Josef plana, Jérémie chut pendant un certain temps vers l’espace plus bas par la grâce de la pesanteur recouvrée. Le pèlerin alla rejoindre tout droit la boucle qu’il venait de franchir une demi-heure plus tôt… ce fut un choc choquant.
Là, l’Illumination cessa soudain – elle ne dura qu’un instant et fut suivi d’une réelle abomination… tel l’Enfer Noir de Dante…
Josef venait de découvrir la réalité de l’Illumination alternative qui est le cheminement normal vers l’Illumination continue…
… Ça va ?
Josef ouvrit les yeux… Un Nippon le regardait… Il lui rappelait quelqu’un…
… Heureusement, qu’il y avait des bambous sur la falaise… Ils étaient mouillés… Tu as glissé, mais ils ont freiné ta chute… Tu peux te lever ?
Le premier réflexe in petto de Josef fut : C’est la première fois que j’entends cet homme prononcer une phrase aussi longue… Serait-il lettré ?
Alors, il se leva… Il était entier…
… un miracle ! dit le scribe, quoique faut voir !  poursuivit-il… car il comptabilisait les événements…
Le pèlerin s’était rétabli dans sa capacité bipédique, il fallut refaire la boucle du chemin qu’il venait de grimper une demi-heure plus tôt et revenir là-haut au point de départ du glissement de rhétorique randonneur. Il reprit du souci et se souleva pendant bien quarante minutes jusqu’à ce niveau.

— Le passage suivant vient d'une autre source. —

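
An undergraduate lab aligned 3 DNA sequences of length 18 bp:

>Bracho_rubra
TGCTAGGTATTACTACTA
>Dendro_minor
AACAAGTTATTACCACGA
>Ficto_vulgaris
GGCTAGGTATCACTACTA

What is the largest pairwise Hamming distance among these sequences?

Pairwise Hamming distances:
  Bracho_rubra vs Dendro_minor: 6
  Bracho_rubra vs Ficto_vulgaris: 2
  Dendro_minor vs Ficto_vulgaris: 7
The largest is 7, between Dendro_minor and Ficto_vulgaris.

7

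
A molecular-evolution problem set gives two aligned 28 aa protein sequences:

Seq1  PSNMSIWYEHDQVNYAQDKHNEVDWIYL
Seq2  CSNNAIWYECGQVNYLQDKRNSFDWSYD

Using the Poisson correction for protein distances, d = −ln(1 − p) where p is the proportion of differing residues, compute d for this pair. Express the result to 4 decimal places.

0.4990

The sequences differ at positions 1 (P/C), 4 (M/N), 5 (S/A), 10 (H/C), 11 (D/G), 16 (A/L), 20 (H/R), 22 (E/S), 23 (V/F), 26 (I/S), 28 (L/D).
p = 11/28 = 0.392857.
d = −ln(1 − 0.392857) = −ln(0.607143) = 0.4990.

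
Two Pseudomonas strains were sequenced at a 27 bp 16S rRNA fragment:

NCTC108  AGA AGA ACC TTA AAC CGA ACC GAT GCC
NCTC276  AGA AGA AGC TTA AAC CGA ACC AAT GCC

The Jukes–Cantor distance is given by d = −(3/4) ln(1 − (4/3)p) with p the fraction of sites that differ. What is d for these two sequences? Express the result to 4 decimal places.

Differing sites — 8:C/G; 22:G/A.
p = 2/27 = 0.074074.
d = −0.75 · ln(1 − (4/3)·0.074074) = −0.75 · ln(0.901235) = −0.75 · (-0.103989) = 0.0780.

0.0780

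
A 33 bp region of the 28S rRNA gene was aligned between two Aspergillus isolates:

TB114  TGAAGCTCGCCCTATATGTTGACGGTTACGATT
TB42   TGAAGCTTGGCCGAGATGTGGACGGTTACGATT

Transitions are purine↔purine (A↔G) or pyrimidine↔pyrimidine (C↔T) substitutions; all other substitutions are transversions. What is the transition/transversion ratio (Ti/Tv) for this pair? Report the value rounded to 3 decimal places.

Differing sites — 8:C/T (Ti); 10:C/G (Tv); 13:T/G (Tv); 15:T/G (Tv); 20:T/G (Tv).
Of the 5 differences, 1 transition and 4 transversions, so Ti/Tv = 1/4 = 0.250.

0.250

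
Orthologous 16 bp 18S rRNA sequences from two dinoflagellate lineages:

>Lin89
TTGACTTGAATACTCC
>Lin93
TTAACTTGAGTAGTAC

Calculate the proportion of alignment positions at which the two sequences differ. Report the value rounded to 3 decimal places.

0.250

Mismatches occur at site 3 (G↔A), site 10 (A↔G), site 13 (C↔G), site 15 (C↔A).
There are 4 differences over 16 sites, so p = 4/16 = 0.250.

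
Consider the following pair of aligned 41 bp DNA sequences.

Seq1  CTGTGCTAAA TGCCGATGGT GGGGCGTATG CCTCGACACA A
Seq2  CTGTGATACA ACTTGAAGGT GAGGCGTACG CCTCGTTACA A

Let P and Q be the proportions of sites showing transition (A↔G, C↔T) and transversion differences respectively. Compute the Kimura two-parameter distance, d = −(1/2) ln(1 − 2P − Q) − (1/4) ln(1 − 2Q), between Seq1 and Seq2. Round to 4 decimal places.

Mismatches occur at site 6 (C→A, transversion), site 9 (A→C, transversion), site 11 (T→A, transversion), site 12 (G→C, transversion), site 13 (C→T, transition), site 14 (C→T, transition), site 17 (T→A, transversion), site 22 (G→A, transition), site 29 (T→C, transition), site 36 (A→T, transversion), site 37 (C→T, transition).
Of the 11 differences, 5 transitions and 6 transversions over 41 sites: P = 5/41 = 0.121951, Q = 6/41 = 0.146341.
d = −0.5·ln(0.609757) − 0.25·ln(0.707318) = −0.5·(-0.494695) − 0.25·(-0.346275) = 0.3339.

0.3339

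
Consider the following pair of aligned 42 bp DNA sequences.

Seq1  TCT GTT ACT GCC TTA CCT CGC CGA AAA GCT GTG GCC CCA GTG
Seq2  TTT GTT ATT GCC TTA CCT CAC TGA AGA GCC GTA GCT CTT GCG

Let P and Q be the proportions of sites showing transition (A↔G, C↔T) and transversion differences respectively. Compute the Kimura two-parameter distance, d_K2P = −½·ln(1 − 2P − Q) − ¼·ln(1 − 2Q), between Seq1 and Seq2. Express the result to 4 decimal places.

0.3588

The sequences differ at positions 2 (C/T, transition), 8 (C/T, transition), 20 (G/A, transition), 22 (C/T, transition), 26 (A/G, transition), 30 (T/C, transition), 33 (G/A, transition), 36 (C/T, transition), 38 (C/T, transition), 39 (A/T, transversion), 41 (T/C, transition).
Of the 11 differences, 10 transitions and 1 transversion over 42 sites: P = 10/42 = 0.238095, Q = 1/42 = 0.023810.
d = −0.5·ln(0.500000) − 0.25·ln(0.952380) = −0.5·(-0.693147) − 0.25·(-0.048791) = 0.3588.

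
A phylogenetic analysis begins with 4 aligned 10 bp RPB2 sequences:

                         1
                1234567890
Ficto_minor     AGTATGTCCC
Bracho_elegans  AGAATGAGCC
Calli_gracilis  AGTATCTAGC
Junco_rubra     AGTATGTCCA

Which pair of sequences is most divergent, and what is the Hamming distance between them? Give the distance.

5

Pairwise Hamming distances:
  Ficto_minor vs Bracho_elegans: 3
  Ficto_minor vs Calli_gracilis: 3
  Ficto_minor vs Junco_rubra: 1
  Bracho_elegans vs Calli_gracilis: 5
  Bracho_elegans vs Junco_rubra: 4
  Calli_gracilis vs Junco_rubra: 4
The largest is 5, between Bracho_elegans and Calli_gracilis.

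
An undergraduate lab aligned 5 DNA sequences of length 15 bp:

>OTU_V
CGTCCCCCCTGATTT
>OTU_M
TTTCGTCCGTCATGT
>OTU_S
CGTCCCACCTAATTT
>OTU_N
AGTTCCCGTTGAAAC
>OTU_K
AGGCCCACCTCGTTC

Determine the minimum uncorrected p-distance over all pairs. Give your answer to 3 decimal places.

0.133

Pairwise Hamming distances:
  OTU_V vs OTU_M: 7
  OTU_V vs OTU_S: 2
  OTU_V vs OTU_N: 7
  OTU_V vs OTU_K: 6
  OTU_M vs OTU_S: 8
  OTU_M vs OTU_N: 11
  OTU_M vs OTU_K: 10
  OTU_S vs OTU_N: 9
  OTU_S vs OTU_K: 5
  OTU_N vs OTU_K: 9
The smallest is 2 mismatches, between OTU_V and OTU_S; p = 2/15 = 0.133.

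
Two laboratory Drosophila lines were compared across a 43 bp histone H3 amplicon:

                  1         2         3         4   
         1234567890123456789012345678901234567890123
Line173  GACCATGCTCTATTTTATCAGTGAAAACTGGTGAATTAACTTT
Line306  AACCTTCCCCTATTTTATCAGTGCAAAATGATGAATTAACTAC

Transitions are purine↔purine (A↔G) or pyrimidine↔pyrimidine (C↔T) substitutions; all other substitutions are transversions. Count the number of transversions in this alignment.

5

Mismatches occur at site 1 (G→A, transition), site 5 (A→T, transversion), site 7 (G→C, transversion), site 9 (T→C, transition), site 24 (A→C, transversion), site 28 (C→A, transversion), site 31 (G→A, transition), site 42 (T→A, transversion), site 43 (T→C, transition).
Of the 9 differences, 4 transitions and 5 transversions, so the answer is 5.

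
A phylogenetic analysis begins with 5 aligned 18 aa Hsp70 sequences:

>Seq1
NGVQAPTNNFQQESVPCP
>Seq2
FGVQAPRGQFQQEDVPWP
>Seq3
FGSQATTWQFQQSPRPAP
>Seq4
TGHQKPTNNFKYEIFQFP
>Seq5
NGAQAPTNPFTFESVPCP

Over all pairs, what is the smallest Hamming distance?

Pairwise Hamming distances:
  Seq1 vs Seq2: 6
  Seq1 vs Seq3: 9
  Seq1 vs Seq4: 9
  Seq1 vs Seq5: 4
  Seq2 vs Seq3: 8
  Seq2 vs Seq4: 12
  Seq2 vs Seq5: 9
  Seq3 vs Seq4: 13
  Seq3 vs Seq5: 11
  Seq4 vs Seq5: 10
The smallest is 4, between Seq1 and Seq5.

4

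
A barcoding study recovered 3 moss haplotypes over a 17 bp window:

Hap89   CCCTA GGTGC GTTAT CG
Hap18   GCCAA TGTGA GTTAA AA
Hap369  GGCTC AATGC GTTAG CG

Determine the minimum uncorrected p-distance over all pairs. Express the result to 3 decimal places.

Pairwise Hamming distances:
  Hap89 vs Hap18: 7
  Hap89 vs Hap369: 6
  Hap18 vs Hap369: 9
The smallest is 6 mismatches, between Hap89 and Hap369; p = 6/17 = 0.353.

0.353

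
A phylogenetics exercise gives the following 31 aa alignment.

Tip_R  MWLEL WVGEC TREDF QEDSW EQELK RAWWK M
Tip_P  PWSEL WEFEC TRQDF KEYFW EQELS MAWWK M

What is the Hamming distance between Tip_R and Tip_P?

10

The sequences differ at positions 1 (M/P), 3 (L/S), 7 (V/E), 8 (G/F), 13 (E/Q), 16 (Q/K), 18 (D/Y), 19 (S/F), 25 (K/S), 26 (R/M).
That gives 10 mismatches out of 31 aligned sites, so the Hamming distance is 10.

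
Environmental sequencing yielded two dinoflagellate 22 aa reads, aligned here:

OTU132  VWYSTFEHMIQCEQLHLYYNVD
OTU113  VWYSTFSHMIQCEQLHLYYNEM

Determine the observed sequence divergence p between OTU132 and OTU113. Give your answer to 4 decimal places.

Mismatches occur at site 7 (E/S), site 21 (V/E), site 22 (D/M).
There are 3 differences over 22 sites, so p = 3/22 = 0.1364.

0.1364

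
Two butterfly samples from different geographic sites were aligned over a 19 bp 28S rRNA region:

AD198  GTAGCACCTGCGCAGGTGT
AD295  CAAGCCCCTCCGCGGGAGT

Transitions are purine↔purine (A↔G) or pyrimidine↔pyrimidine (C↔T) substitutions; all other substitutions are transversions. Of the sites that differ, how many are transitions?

1

Mismatches occur at site 1 (G↔C, transversion), site 2 (T↔A, transversion), site 6 (A↔C, transversion), site 10 (G↔C, transversion), site 14 (A↔G, transition), site 17 (T↔A, transversion).
Of the 6 differences, 1 transition and 5 transversions, so the answer is 1.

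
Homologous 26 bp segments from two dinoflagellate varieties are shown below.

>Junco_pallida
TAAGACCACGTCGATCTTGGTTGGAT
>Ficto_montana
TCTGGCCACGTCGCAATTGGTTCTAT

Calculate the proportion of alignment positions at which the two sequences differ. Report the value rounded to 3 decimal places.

Mismatches occur at site 2 (A→C), site 3 (A→T), site 5 (A→G), site 14 (A→C), site 15 (T→A), site 16 (C→A), site 23 (G→C), site 24 (G→T).
There are 8 differences over 26 sites, so p = 8/26 = 0.308.

0.308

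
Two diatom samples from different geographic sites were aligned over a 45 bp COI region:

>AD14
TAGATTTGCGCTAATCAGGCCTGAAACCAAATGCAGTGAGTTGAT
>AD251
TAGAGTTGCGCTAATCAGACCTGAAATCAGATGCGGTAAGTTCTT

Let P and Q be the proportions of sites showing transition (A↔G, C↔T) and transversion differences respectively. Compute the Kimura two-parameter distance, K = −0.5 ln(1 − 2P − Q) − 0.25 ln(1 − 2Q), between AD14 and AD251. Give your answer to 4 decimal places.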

Là, il fit une halte pour apprécier la fameuse boucle de rétrocession qui illustre le couple action-réaction… depuis la pierre angulaire où il avait glissé…
… Car, vois-tu, Akio… tout acte génère des conséquences… Kobo Daishi a eu bien raison de construire cet escalier, c’est le seul moyen qui permette l’éveil.
… Déjà ? S’étonna le scribe émerveillé.
Et ils arrivèrent enfin au lieu-dit « Shosan-ji »…
Et ce fut bon.
Ce fut encore meilleur lorsque Josef prit l’ofuro, le bain traditionnel japonais purificateur. Dans l’eau à 42 °C, il médita si bien qu’il finit par s’endormir, soudain, il coula comme une pierre au fond de l’eau alors qu’il élaborait une métaphore sur le poisson koï, cette célèbre carpe japonaise qu’il tentait de transformer en parabole.
Heureusement, Akio veillait…
Il était là pour ça.
… Toi fatigué !
Josef comprit le message. Sa hanche droite ressentait autre chose : la peau était calligraphiée dans le sens vertical, c’est-à-dire de l’épaule au talon, labourée, égratignée, traumatisée, estransinée, ensanglantée…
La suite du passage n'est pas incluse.